The most important thing I've ever done
I had no idea I'd feel this much joy as a mother. Knew I'd never have children unless I met the right man, which took 36 years. Fast-forward two years, we are both 38, married, bought a house and had a baby.
The labor was hard. Nearly 35 hours AFTER my water broke. So long that my womb started an infection and my body started poisoning itself causing severe pre-eclampsia. We almost died. During labor I kept thinking "I'll never do this again, what have I done, someone please just cut this baby outta me!"
Then the Dr coached me on pushing, told me to reach down to feel my baby's head, and my husband's face lit up as he got gloves on to catch and he saw our son's hair. That was all I needed, just his expression of joy seeing our son. I pushed nonstop, over and over, until our baby's head was out, but immediately one doctor pushed my husband out of the way and grabbed and pulled our son out. The cord was wrapped around his neck twice. They got it off, got him breathing, and placed him on my torso, where he stayed while I delivered the placenta and they stitched me in a few places.

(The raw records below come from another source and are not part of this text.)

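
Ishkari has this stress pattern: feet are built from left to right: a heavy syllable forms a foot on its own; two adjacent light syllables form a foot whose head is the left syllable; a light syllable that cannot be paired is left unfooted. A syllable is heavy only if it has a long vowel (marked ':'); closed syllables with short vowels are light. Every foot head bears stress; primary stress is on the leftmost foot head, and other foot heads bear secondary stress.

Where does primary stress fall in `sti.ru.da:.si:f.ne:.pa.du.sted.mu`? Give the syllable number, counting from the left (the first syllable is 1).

Weights: 1 sti L, 2 ru L, 3 da: H, 4 si:f H, 5 ne: H, 6 pa L, 7 du L, 8 sted L, 9 mu L.
Parse left to right (heavy = foot alone; LL = one foot; stranded L unfooted): (ˈsti.ru) (ˈda:) (ˈsi:f) (ˈne:) (ˈpa.du) (ˈsted.mu).
Foot heads: 1, 3, 4, 5, 6, 8.
Primary stress on the leftmost head = syllable 1.
Primary stress: syllable 1 → ˈsti.ru.da:.si:f.ne:.pa.du.sted.mu.

1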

This baby boy, y'all. He is 6 weeks old. I can't put him down. Well, about every 3rd day I need a break, but most of the time I crave being near him, his smell, his breathing, his beautiful little sounds, his warmth.
I realized I'd re-live those 35 hours in a heartbeat again if it is what it took to get my son out safely again.
And my husband. The most amazing, wonderful daddy and husband. Being his wife, and this baby's mama, are the most important things to ever happen to me. Caring for a newborn has been so hard. The crying breaks my heart. The broken sleep. The constant pressure to pump or my swollen and painful chest when I don't. The pressure and failure to breastfeed. But y'all, when this baby smiles in my arms while he is asleep, I realize the only thing that matters is his peace and happiness. He doesn't care about any of the other stuff, just being with his mom and dad. And I know we are going to raise him in love. He is the most precious, beautiful thing to ever happen in my life. I'm so thankful to be his mom.